"Be and not seem." R.W. Emerson
Doubtless, there have been times in all of our lives when we have discovered that something is not as it seemed - when 'seeming' replaces being. This has become my most recent definition of humbling experiences; when the reality of 'being', suddenly and without warning, supplants our 'seeming', our pretending (actions we thought were sincere, but knew no not the higher Truth, blinded by our own volition), and grounds us in what is, ridding us of what is not. Some mornings I wake up to a World that is not quite the World I remember the previous evening. Is it more real or less true? Only a baseline, objective measure can answer that question. For me, my wiring lends itself to clearer thought in the morning, and consequently I see the components of my life in a distinctly true light. Some mornings my mind is blown by the frivolity of thought the night before. It is humbling.
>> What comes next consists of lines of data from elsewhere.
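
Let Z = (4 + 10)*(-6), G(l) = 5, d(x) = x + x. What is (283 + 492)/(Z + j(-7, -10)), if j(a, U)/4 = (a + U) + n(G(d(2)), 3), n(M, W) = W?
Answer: -155/28 ≈ -5.5357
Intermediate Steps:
d(x) = 2*x
Z = -84 (Z = 14*(-6) = -84)
j(a, U) = 12 + 4*U + 4*a (j(a, U) = 4*((a + U) + 3) = 4*((U + a) + 3) = 4*(3 + U + a) = 12 + 4*U + 4*a)
(283 + 492)/(Z + j(-7, -10)) = (283 + 492)/(-84 + (12 + 4*(-10) + 4*(-7))) = 775/(-84 + (12 - 40 - 28)) = 775/(-84 - 56) = 775/(-140) = 775*(-1/140) = -155/28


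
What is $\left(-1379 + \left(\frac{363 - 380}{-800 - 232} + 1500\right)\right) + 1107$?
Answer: $\frac{1267313}{1032} \approx 1228.0$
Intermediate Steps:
$\left(-1379 + \left(\frac{363 - 380}{-800 - 232} + 1500\right)\right) + 1107 = \left(-1379 + \left(- \frac{17}{-1032} + 1500\right)\right) + 1107 = \left(-1379 + \left(\left(-17\right) \left(- \frac{1}{1032}\right) + 1500\right)\right) + 1107 = \left(-1379 + \left(\frac{17}{1032} + 1500\right)\right) + 1107 = \left(-1379 + \frac{1548017}{1032}\right) + 1107 = \frac{124889}{1032} + 1107 = \frac{1267313}{1032}$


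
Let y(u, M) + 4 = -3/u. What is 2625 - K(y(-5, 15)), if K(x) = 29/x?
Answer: 44770/17 ≈ 2633.5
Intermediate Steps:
y(u, M) = -4 - 3/u
2625 - K(y(-5, 15)) = 2625 - 29/(-4 - 3/(-5)) = 2625 - 29/(-4 - 3*(-1/5)) = 2625 - 29/(-4 + 3/5) = 2625 - 29/(-17/5) = 2625 - 29*(-5)/17 = 2625 - 1*(-145/17) = 2625 + 145/17 = 44770/17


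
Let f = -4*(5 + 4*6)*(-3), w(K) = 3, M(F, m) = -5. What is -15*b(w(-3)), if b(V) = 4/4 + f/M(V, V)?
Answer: 1029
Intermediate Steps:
f = 348 (f = -4*(5 + 24)*(-3) = -4*29*(-3) = -116*(-3) = 348)
b(V) = -343/5 (b(V) = 4/4 + 348/(-5) = 4*(¼) + 348*(-⅕) = 1 - 348/5 = -343/5)
-15*b(w(-3)) = -15*(-343/5) = 1029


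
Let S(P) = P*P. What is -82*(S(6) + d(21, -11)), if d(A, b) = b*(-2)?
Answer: -4756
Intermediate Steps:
d(A, b) = -2*b
S(P) = P**2
-82*(S(6) + d(21, -11)) = -82*(6**2 - 2*(-11)) = -82*(36 + 22) = -82*58 = -4756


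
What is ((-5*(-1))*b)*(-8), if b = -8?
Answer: 320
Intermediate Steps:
((-5*(-1))*b)*(-8) = (-5*(-1)*(-8))*(-8) = (5*(-8))*(-8) = -40*(-8) = 320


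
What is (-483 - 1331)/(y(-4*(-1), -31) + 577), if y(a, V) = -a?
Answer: -1814/573 ≈ -3.1658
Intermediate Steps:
(-483 - 1331)/(y(-4*(-1), -31) + 577) = (-483 - 1331)/(-(-4)*(-1) + 577) = -1814/(-1*4 + 577) = -1814/(-4 + 577) = -1814/573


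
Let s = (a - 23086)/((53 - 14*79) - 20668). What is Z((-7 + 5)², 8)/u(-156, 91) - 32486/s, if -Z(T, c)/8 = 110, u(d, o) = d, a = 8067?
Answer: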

Being humbled, lately, for me, has meant seeing more clearly and rejoicing in that seeing rather than sulking in the embarrassment that often occupies humbling experiences. Grow when the World is not what it seemed. Take pride in who you are under the true luminary. These are the thoughts that have been streaming lately.
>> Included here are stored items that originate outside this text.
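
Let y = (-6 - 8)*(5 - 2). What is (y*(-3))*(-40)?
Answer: -5040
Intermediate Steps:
y = -42 (y = -14*3 = -42)
(y*(-3))*(-40) = -42*(-3)*(-40) = 126*(-40) = -5040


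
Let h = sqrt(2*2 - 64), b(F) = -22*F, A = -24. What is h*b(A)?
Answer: 1056*I*sqrt(15) ≈ 4089.9*I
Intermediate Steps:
h = 2*I*sqrt(15) (h = sqrt(4 - 64) = sqrt(-60) = 2*I*sqrt(15) ≈ 7.746*I)
h*b(A) = (2*I*sqrt(15))*(-22*(-24)) = (2*I*sqrt(15))*528 = 1056*I*sqrt(15)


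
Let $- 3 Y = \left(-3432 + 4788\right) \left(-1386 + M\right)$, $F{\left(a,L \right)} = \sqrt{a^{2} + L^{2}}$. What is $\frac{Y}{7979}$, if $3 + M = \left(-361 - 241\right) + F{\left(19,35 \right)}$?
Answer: $\frac{899932}{7979} - \frac{452 \sqrt{1586}}{7979} \approx 110.53$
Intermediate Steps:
$F{\left(a,L \right)} = \sqrt{L^{2} + a^{2}}$
$M = -605 + \sqrt{1586}$ ($M = -3 + \left(\left(-361 - 241\right) + \sqrt{35^{2} + 19^{2}}\right) = -3 - \left(602 - \sqrt{1225 + 361}\right) = -3 - \left(602 - \sqrt{1586}\right) = -605 + \sqrt{1586} \approx -565.18$)
$Y = 899932 - 452 \sqrt{1586}$ ($Y = - \frac{\left(-3432 + 4788\right) \left(-1386 - \left(605 - \sqrt{1586}\right)\right)}{3} = - \frac{1356 \left(-1991 + \sqrt{1586}\right)}{3} = - \frac{-2699796 + 1356 \sqrt{1586}}{3} = 899932 - 452 \sqrt{1586} \approx 8.8193 \cdot 10^{5}$)
$\frac{Y}{7979} = \frac{899932 - 452 \sqrt{1586}}{7979} = \left(899932 - 452 \sqrt{1586}\right) \frac{1}{7979} = \frac{899932}{7979} - \frac{452 \sqrt{1586}}{7979}$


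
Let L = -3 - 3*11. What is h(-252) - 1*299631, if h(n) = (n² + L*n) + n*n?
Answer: -163551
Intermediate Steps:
L = -36 (L = -3 - 33 = -36)
h(n) = -36*n + 2*n² (h(n) = (n² - 36*n) + n*n = (n² - 36*n) + n² = -36*n + 2*n²)
h(-252) - 1*299631 = 2*(-252)*(-18 - 252) - 1*299631 = 2*(-252)*(-270) - 299631 = 136080 - 299631 = -163551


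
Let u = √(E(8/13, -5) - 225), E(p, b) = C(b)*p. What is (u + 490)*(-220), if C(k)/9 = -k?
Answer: -107800 - 660*I*√3705/13 ≈ -1.078e+5 - 3090.3*I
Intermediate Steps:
C(k) = -9*k (C(k) = 9*(-k) = -9*k)
E(p, b) = -9*b*p (E(p, b) = (-9*b)*p = -9*b*p)
u = 3*I*√3705/13 (u = √(-9*(-5)*8/13 - 225) = √(360/13 - 225) = √(-2565/13) = 3*I*√3705/13 ≈ 14.047*I)
(u + 490)*(-220) = (3*I*√3705/13 + 490)*(-220) = (490 + 3*I*√3705/13)*(-220) = -107800 - 660*I*√3705/13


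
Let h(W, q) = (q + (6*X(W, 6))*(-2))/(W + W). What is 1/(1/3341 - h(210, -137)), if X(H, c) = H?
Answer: 1403220/8877457 ≈ 0.15807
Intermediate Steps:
h(W, q) = (q - 12*W)/(2*W) (h(W, q) = (q + (6*W)*(-2))/(W + W) = (q - 12*W)/((2*W)) = (q - 12*W)*(1/(2*W)) = (q - 12*W)/(2*W))
1/(1/3341 - h(210, -137)) = 1/(1/3341 - (-6 + (1/2)*(-137)/210)) = 1/(1/3341 - (-6 + (1/2)*(-137)*(1/210))) = 1/(1/3341 - (-6 - 137/420)) = 1/(1/3341 - 1*(-2657/420)) = 1/(1/3341 + 2657/420) = 1/(8877457/1403220) = 1403220/8877457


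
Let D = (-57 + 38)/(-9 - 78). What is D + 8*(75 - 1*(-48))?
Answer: 85627/87 ≈ 984.22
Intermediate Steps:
D = 19/87 (D = -19/(-87) = -19*(-1/87) = 19/87 ≈ 0.21839)
D + 8*(75 - 1*(-48)) = 19/87 + 8*(75 - 1*(-48)) = 19/87 + 8*(75 + 48) = 19/87 + 8*123 = 19/87 + 984 = 85627/87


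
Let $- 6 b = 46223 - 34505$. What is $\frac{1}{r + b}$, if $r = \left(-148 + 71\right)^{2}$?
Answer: $\frac{1}{3976} \approx 0.00025151$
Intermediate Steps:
$r = 5929$ ($r = \left(-77\right)^{2} = 5929$)
$b = -1953$ ($b = - \frac{46223 - 34505}{6} = \left(- \frac{1}{6}\right) 11718 = -1953$)
$\frac{1}{r + b} = \frac{1}{5929 - 1953} = \frac{1}{3976}$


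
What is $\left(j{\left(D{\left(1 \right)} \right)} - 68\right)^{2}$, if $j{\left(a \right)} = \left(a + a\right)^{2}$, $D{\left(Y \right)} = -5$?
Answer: $1024$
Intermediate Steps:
$j{\left(a \right)} = 4 a^{2}$ ($j{\left(a \right)} = \left(2 a\right)^{2} = 4 a^{2}$)
$\left(j{\left(D{\left(1 \right)} \right)} - 68\right)^{2} = \left(4 \left(-5\right)^{2} - 68\right)^{2} = \left(4 \cdot 25 - 68\right)^{2} = \left(100 - 68\right)^{2} = 32^{2} = 1024$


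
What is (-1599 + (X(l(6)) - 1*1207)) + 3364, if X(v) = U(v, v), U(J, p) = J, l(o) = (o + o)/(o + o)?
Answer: 559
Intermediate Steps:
l(o) = 1 (l(o) = (2*o)/((2*o)) = (2*o)*(1/(2*o)) = 1)
X(v) = v
(-1599 + (X(l(6)) - 1*1207)) + 3364 = (-1599 + (1 - 1*1207)) + 3364 = (-1599 + (1 - 1207)) + 3364 = (-1599 - 1206) + 3364 = -2805 + 3364 = 559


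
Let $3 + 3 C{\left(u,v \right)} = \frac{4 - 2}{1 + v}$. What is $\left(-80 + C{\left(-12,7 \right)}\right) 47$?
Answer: $- \frac{45637}{12} \approx -3803.1$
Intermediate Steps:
$C{\left(u,v \right)} = -1 + \frac{2}{3 \left(1 + v\right)}$ ($C{\left(u,v \right)} = -1 + \frac{\left(4 - 2\right) \frac{1}{1 + v}}{3} = -1 + \frac{2 \frac{1}{1 + v}}{3} = -1 + \frac{2}{3 \left(1 + v\right)}$)
$\left(-80 + C{\left(-12,7 \right)}\right) 47 = \left(-80 + \frac{- \frac{1}{3} - 7}{1 + 7}\right) 47 = \left(-80 + \frac{- \frac{1}{3} - 7}{8}\right) 47 = \left(-80 + \frac{1}{8} \left(- \frac{22}{3}\right)\right) 47 = \left(-80 - \frac{11}{12}\right) 47 = \left(- \frac{971}{12}\right) 47 = - \frac{45637}{12}$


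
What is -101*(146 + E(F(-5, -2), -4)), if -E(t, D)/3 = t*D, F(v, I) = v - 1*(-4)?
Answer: -13534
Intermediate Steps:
F(v, I) = 4 + v (F(v, I) = v + 4 = 4 + v)
E(t, D) = -3*D*t (E(t, D) = -3*t*D = -3*D*t)
-101*(146 + E(F(-5, -2), -4)) = -101*(146 - 3*(-4)*(4 - 5)) = -101*(146 - 3*(-4)*(-1)) = -101*(146 - 12) = -101*134 = -13534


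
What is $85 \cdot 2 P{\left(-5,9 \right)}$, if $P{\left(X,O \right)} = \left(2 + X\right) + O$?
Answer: $1020$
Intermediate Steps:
$P{\left(X,O \right)} = 2 + O + X$
$85 \cdot 2 P{\left(-5,9 \right)} = 85 \cdot 2 \left(2 + 9 - 5\right) = 170 \cdot 6 = 1020$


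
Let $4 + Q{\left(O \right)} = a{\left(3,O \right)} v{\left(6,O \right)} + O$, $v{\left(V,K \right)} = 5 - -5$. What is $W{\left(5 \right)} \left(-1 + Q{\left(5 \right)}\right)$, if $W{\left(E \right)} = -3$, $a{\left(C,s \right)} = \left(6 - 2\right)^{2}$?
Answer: $-480$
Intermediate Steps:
$v{\left(V,K \right)} = 10$ ($v{\left(V,K \right)} = 5 + 5 = 10$)
$a{\left(C,s \right)} = 16$ ($a{\left(C,s \right)} = 4^{2} = 16$)
$Q{\left(O \right)} = 156 + O$ ($Q{\left(O \right)} = -4 + \left(16 \cdot 10 + O\right) = -4 + \left(160 + O\right) = 156 + O$)
$W{\left(5 \right)} \left(-1 + Q{\left(5 \right)}\right) = - 3 \left(-1 + \left(156 + 5\right)\right) = - 3 \left(-1 + 161\right) = \left(-3\right) 160 = -480$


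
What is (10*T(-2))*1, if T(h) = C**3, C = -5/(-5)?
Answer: 10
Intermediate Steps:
C = 1 (C = -5*(-1/5) = 1)
T(h) = 1 (T(h) = 1**3 = 1)
(10*T(-2))*1 = (10*1)*1 = 10*1 = 10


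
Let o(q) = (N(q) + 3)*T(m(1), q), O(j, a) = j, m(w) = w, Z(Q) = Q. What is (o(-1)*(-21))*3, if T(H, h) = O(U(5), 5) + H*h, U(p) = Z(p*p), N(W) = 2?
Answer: -7560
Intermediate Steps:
U(p) = p**2 (U(p) = p*p = p**2)
T(H, h) = 25 + H*h (T(H, h) = 5**2 + H*h = 25 + H*h)
o(q) = 125 + 5*q (o(q) = (2 + 3)*(25 + 1*q) = 5*(25 + q) = 125 + 5*q)
(o(-1)*(-21))*3 = ((125 + 5*(-1))*(-21))*3 = ((125 - 5)*(-21))*3 = (120*(-21))*3 = -2520*3 = -7560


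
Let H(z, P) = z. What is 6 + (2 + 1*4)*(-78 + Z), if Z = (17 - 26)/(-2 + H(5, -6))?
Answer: -480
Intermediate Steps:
Z = -3 (Z = (17 - 26)/(-2 + 5) = -9/3 = -9*⅓ = -3)
6 + (2 + 1*4)*(-78 + Z) = 6 + (2 + 1*4)*(-78 - 3) = 6 + (2 + 4)*(-81) = 6 + 6*(-81) = 6 - 486 = -480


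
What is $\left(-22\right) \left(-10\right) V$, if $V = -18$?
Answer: $-3960$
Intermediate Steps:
$\left(-22\right) \left(-10\right) V = \left(-22\right) \left(-10\right) \left(-18\right) = 220 \left(-18\right) = -3960$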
I am not running right now. I can't. Truth be told, I am having difficulty with my activities of daily living. I am weak. A humbling experience? Yes. Going from feeling strong as an ox, running 17 miles a day to struggling with stairs and rising from a seated position, is a blow, to be sure, but the experience is reminding me of what really matters - love, hope, faith in peaceful living with friends and family. Fortunately, I think that I am getting stronger, but each day my expectations of a quick recovery seem further from the truth and closer to a 'seeming', a feigning of existence, that I have so arrogantly flaunted. Deep breath. Time to be? Yes. Seeming, goodbye. Living? Yes. God bless.